In the hinterland of Salento, about 20 km from Lecce, there are a group of villages, united by an ancient linguistic and cultural tradition. Grecìa salentina is a testimony of what remains in the centuries of the Greek influence in this area. The villages that still speak “Griko” today, a mixture of Greek and local dialect, are eleven: Calimera, Carpignano Salentino, Castrignano de ’Greci, Corigliano d’Otranto, Cutrofiano, Martano, Martignano, Melpignano, Soleto, Sternatia and Zollino.
You will be amazed by the richness of the tradition of this corner of Salento, not only from a cultural point of view, but also from an architectural and gastronomic one.
We recommend you, through this guide, to travel through the villages above mentioned to discover a wonderful historical itinerary.

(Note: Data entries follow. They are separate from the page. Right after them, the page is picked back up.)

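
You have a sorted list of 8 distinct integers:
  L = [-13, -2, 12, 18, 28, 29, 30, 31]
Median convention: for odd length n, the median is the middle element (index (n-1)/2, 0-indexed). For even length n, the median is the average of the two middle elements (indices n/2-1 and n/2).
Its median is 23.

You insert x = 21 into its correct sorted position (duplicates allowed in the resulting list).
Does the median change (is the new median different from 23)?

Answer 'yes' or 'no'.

Old median = 23
Insert x = 21
New median = 21
Changed? yes

Answer: yes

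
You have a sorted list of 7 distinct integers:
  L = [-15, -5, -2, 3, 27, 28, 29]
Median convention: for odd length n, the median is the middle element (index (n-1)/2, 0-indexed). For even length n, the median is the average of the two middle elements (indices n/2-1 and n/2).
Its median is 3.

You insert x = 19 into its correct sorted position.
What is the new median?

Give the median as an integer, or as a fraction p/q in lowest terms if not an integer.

Old list (sorted, length 7): [-15, -5, -2, 3, 27, 28, 29]
Old median = 3
Insert x = 19
Old length odd (7). Middle was index 3 = 3.
New length even (8). New median = avg of two middle elements.
x = 19: 4 elements are < x, 3 elements are > x.
New sorted list: [-15, -5, -2, 3, 19, 27, 28, 29]
New median = 11

Answer: 11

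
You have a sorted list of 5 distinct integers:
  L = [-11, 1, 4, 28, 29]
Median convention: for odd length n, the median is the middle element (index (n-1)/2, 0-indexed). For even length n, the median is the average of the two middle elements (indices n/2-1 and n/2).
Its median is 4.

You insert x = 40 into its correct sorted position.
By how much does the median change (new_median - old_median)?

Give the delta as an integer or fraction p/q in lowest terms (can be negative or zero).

Answer: 12

Derivation:
Old median = 4
After inserting x = 40: new sorted = [-11, 1, 4, 28, 29, 40]
New median = 16
Delta = 16 - 4 = 12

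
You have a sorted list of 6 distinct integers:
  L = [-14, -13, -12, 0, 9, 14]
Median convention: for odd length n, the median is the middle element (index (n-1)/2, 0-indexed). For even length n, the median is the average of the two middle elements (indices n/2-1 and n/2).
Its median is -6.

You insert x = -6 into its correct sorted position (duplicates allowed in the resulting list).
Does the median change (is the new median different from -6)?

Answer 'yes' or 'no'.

Old median = -6
Insert x = -6
New median = -6
Changed? no

Answer: no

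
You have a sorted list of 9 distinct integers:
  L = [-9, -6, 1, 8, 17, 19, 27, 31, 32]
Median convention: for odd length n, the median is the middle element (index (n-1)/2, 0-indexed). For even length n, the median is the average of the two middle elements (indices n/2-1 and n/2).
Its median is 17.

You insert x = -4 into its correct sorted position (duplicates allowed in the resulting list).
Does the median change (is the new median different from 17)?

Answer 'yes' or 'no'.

Answer: yes

Derivation:
Old median = 17
Insert x = -4
New median = 25/2
Changed? yes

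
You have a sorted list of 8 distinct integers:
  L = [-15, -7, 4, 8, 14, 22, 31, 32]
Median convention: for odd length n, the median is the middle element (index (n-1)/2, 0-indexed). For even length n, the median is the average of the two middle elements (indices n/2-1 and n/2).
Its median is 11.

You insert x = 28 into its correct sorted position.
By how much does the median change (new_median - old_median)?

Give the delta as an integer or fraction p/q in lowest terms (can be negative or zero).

Old median = 11
After inserting x = 28: new sorted = [-15, -7, 4, 8, 14, 22, 28, 31, 32]
New median = 14
Delta = 14 - 11 = 3

Answer: 3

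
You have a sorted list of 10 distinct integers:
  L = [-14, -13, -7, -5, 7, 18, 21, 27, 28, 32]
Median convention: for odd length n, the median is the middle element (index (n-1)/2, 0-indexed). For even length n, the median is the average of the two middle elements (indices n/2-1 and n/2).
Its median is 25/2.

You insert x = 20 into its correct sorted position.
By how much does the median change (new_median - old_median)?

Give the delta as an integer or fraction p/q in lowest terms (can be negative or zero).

Answer: 11/2

Derivation:
Old median = 25/2
After inserting x = 20: new sorted = [-14, -13, -7, -5, 7, 18, 20, 21, 27, 28, 32]
New median = 18
Delta = 18 - 25/2 = 11/2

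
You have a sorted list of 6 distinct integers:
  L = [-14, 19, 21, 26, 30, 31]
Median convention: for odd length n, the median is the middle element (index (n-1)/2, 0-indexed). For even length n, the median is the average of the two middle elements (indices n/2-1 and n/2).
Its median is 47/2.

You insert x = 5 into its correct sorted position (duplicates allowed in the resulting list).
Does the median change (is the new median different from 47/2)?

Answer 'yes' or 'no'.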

STERNATIA – It is the village where “griko” is still today known and spoken among the inhabitants. We recommend a visit to the Mother Church, Maria SS. Assunta, with its bell tower, both built in the 1700s.
CORIGLIANO D’OTRANTO – The historic building that identifies Corigliano is undoubtedly the Castello de ’Monti, called “the most beautiful sixteenth-century military monument in the land of Otranto “. Of medieval construction, the castle was completely renovated in the 16th century. Currently, the manor is the center of the cultural life of the Corigliano, since it hosts numerous exhibitions, concerts and events.
SOLETO – Small center of Messapian origin, in Soleto you can visit the Church of Maria Santissima Assunta, built in 1783. The church stands on the pre-existing medieval structure. The Guglia Orsara, with its 45 meters, is the symbol of the village and it was raised to impose the Latin forms within the mainly Greek community. Next to the church is the Guglia di Raimondello, a large bell tower without bell, erected only for ornamental purposes.
ZOLLINO – Among the numerous churches with which the village is equipped, we mention the Mother Church, dedicated to Saints Peter and Paul, with its bell tower from the late nineteenth century.
MARTANO – It is one of the largest villages of Greek influence. Inhabited since ancient times as evidenced by the prehistoric menhirs of Santu Totaru and the Theophilus, Martano suffered from Greek influence especially in the Middle Ages, when settlers from the Eastern Roman Empire arrived on the territory. Here, the Greek rite was preserved until the seventeenth century.
Palazzo Moschettini is one of the historic noble palaces dating back to the period between the sixteenth and eighteenth centuries. The palace has a large finely decorated portal. Also of great beauty is the Cistercian monastery, on the road to Borgagne, which host the monks since 1926. You must visit the archive and the library which hold numerous documents and books of great value. The liqueur shop is particularly famous: the monks, still today, produce the “San Bernardo” digestive bitter and other products such as oil and jams.
MARTIGNANO – Of ancient origins, the village preserves the Parish Church, the Clock Tower and the Bell Tower, altogether in a single structure built in the sixteenth century and embellished with Baroque elements, thanks to the restoration in the late seventeenth century.
CALIMERA – The village, whose name is clearly of Greek origin (the meaning is “good day”), has among the most precious monuments a Byzantine church, dedicated to the Madonna of Constantinople and the Mother Church, built at the end of the seventeenth century. The history of the Church of San Vito, just outside the town, is very nice. This small church is only open on Easter Monday and has a large boulder inside with a hole in the middle, where, according to an ancient rite, the faithful, passing over it, asked for prosperity.
CASTRIGNANO DE’ GRECI – The town was probably founded by a population from the Eastern Roman Empire and was certainly inhabited by the Byzantines between the sixth and ninth centuries. You must visit the Parish Church of the Madonna SS. Annunziata, dating back to the nineteenth century and the Castello dei Gualtieri, built in the sixteenth century, starting from an older pre-existing construction.
MELPIGNANO – In recent years it has become the most famous hinterland village of Salento because every summer it hosts Notte della Taranta, the concert of popular music. In the old town you must visit Piazza San Giorgio, where there is the parish church, the Renaissance arcades and the Clock Tower built at the beginning of the twentieth century.